We first analyzed the associations of the 3 SNPs with the HBV recurrence, but only got negative results. Neither of HLA-DP rs3077, rs9277535, or HLA-DQ rs7453920 was found to have significant correlation with HBV recurrence. Based on our experimental data, we could only conclude that HLA-DP/DQ polymorphisms were not pertinent to HBV recurrence.

As listed before, several studies evaluated the correlation of HLA-DQ rs7453920 with HBV susceptibility,[ but quite conflicting results were obtained. To clarify this obscure association, we reappraised this experiment and found that HLA-DQ rs7453920 was not related to HBV susceptibility (P > .05). Other studies have shown that HLA-DP rs3077 and rs9277535 seemed to be significantly correlated with HBV susceptibility as well as viral clearance.[ But according to our current data analysis, no significant correlation was shown. This might be because of our limited sample size.

HLA-DP and HLA-DQ molecules, both belonging to the HLA II genes, can produce antigens on the surface of antigen-presenting cells. When infected with HBV, the host launches adaptive immune responses that CD4+ T lymphocytes recognize antigenic peptides and then activate CD8+ cytotoxic T lymphocytes,[ which resulted in the clearance of the HBV. One recent study[ implied that patients with G alleles of HLA-DP rs3077 and rs9277535 were more inclined to have lower mRNA expressions. However, there is no related evidence to identify the association of HLA-DQ polymorphisms with mRNA expression.
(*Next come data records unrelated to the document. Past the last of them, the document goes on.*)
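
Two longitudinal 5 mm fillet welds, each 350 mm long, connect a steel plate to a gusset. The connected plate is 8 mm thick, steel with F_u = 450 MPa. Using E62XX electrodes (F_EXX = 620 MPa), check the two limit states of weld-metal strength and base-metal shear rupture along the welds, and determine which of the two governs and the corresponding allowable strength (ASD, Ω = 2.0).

R_n/Ω ≈ 460 kN (weld metal governs)

t_e = 0.707 × 5 = 3.535 mm; L = 700 mm.
Weld metal: R_n/Ω = (1/2.0) × 0.6 × 620 × 3.535 × 700 × 10⁻³ = 460.3 kN.
Base metal (shear rupture): R_n/Ω = (1/2.0) × 0.6 × 450 × 8 × 700 × 10⁻³ = 756 kN.
Governing: weld metal.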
DBil level is an important indicator of liver function as both of its production and metabolism were related to hepatocyte activity. A few studies[ have confirmed that DBil concentrations in blood had prognostic value on liver function recovery after liver transplantation. In our study, we found that HLA-DQ rs7453920 was significantly correlated with prognosis of liver transplant recipients, and rs7453920 allele A had a protective function in prognosis. Patients carrying A alleles of rs7453920 had better liver functions and recovered more quickly than those with G alleles. Besides, similar outcomes were also observed in HLA-DP rs9277535. However, such associations were not shown in HLA-DP rs3077 polymorphism.
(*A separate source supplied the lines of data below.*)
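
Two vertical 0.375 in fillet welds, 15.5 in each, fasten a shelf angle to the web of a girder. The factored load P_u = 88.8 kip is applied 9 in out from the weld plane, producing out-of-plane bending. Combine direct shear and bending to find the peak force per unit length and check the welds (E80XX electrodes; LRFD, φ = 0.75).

E80XX → F_EXX = 80 ksi.
L_w = 2 × 15.5 = 31 in; section modulus (unit throat) S = 2 × L²/6 = 80.08 in².
Direct shear f_v = P/L_w = 88.8/31 = 2.865 kip/in.
Moment M = P × e = 88.8 × 9 = 799.2 kip·in; bending f_b = M/S = 9.98 kip/in.
f_max = √(f_v² + f_b²) = √(2.865² + 9.98²) = 10.38 kip/in.
φr_n = 0.75 × 0.6 × 80 × (0.707 × 0.375) = 9.544 kip/in → NOT adequate.

f_max ≈ 10.4 kip/in; NOT adequate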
PT is an indicator of the hemostatic functions of coagulation factors synthesized in the liver. The increase of PT in blood after liver transplantation reveals that the recovery of hepatic protein-synthetic ability is not so good.[ Our present data demonstrated that patients with HLA-DP rs3077 A alleles had significantly longer PT on the 7th and 14th day after liver transplantation, which were linked to bad protein-synthetic ability of liver transplant recipients and was discrepant with previous findings.[ However, the results on 6 months after surgery showed a transient reversal. Recipients with AG and AA genotype had shorter PT than GG genotype individuals. Further studies are needed to identify whether there are relationships between the SNP and the PT levels.
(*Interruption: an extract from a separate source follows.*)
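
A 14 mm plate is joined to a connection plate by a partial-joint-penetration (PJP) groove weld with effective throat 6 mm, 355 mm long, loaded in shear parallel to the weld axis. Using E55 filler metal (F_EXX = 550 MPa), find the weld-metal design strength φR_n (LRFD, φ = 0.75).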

Apart from what were mentioned above, there were some limitations in our study. First, the small sample size restricted us from detecting the correlation of the 2 SNPs (rs3077 and rs9277535) with transplant etiologies as well as prognosis. Additionally, owing to the limited sample size, we failed to further study the association of transplant etiologies with DBil concentrations in the rs7453920 group. Thirdly, we lacked the virus genotype information of the recipients. Zhang et al[ has pointed out that virus genotypes had impact on the HLA-DP polymorphisms, thus influencing the outcomes of HBV infection. Finally, we only selected 3 SNPs to represent the HLA-DP/DQ polymorphisms, which may omit some important information from other SNPs.

Conclusions

Notwithstanding these limitations, our study is the first study dissecting the association of genetic variants with prognosis of liver transplant recipients. We proved that HLA-DQ (rs7453920) was associated with prognosis of liver transplant recipients. The A allele of rs7453920 served as a protective factor in liver function recovery. As for the HLA-DP (rs3077 and rs9277535), experimental data did not show any correlation with the HBV infection and prognosis.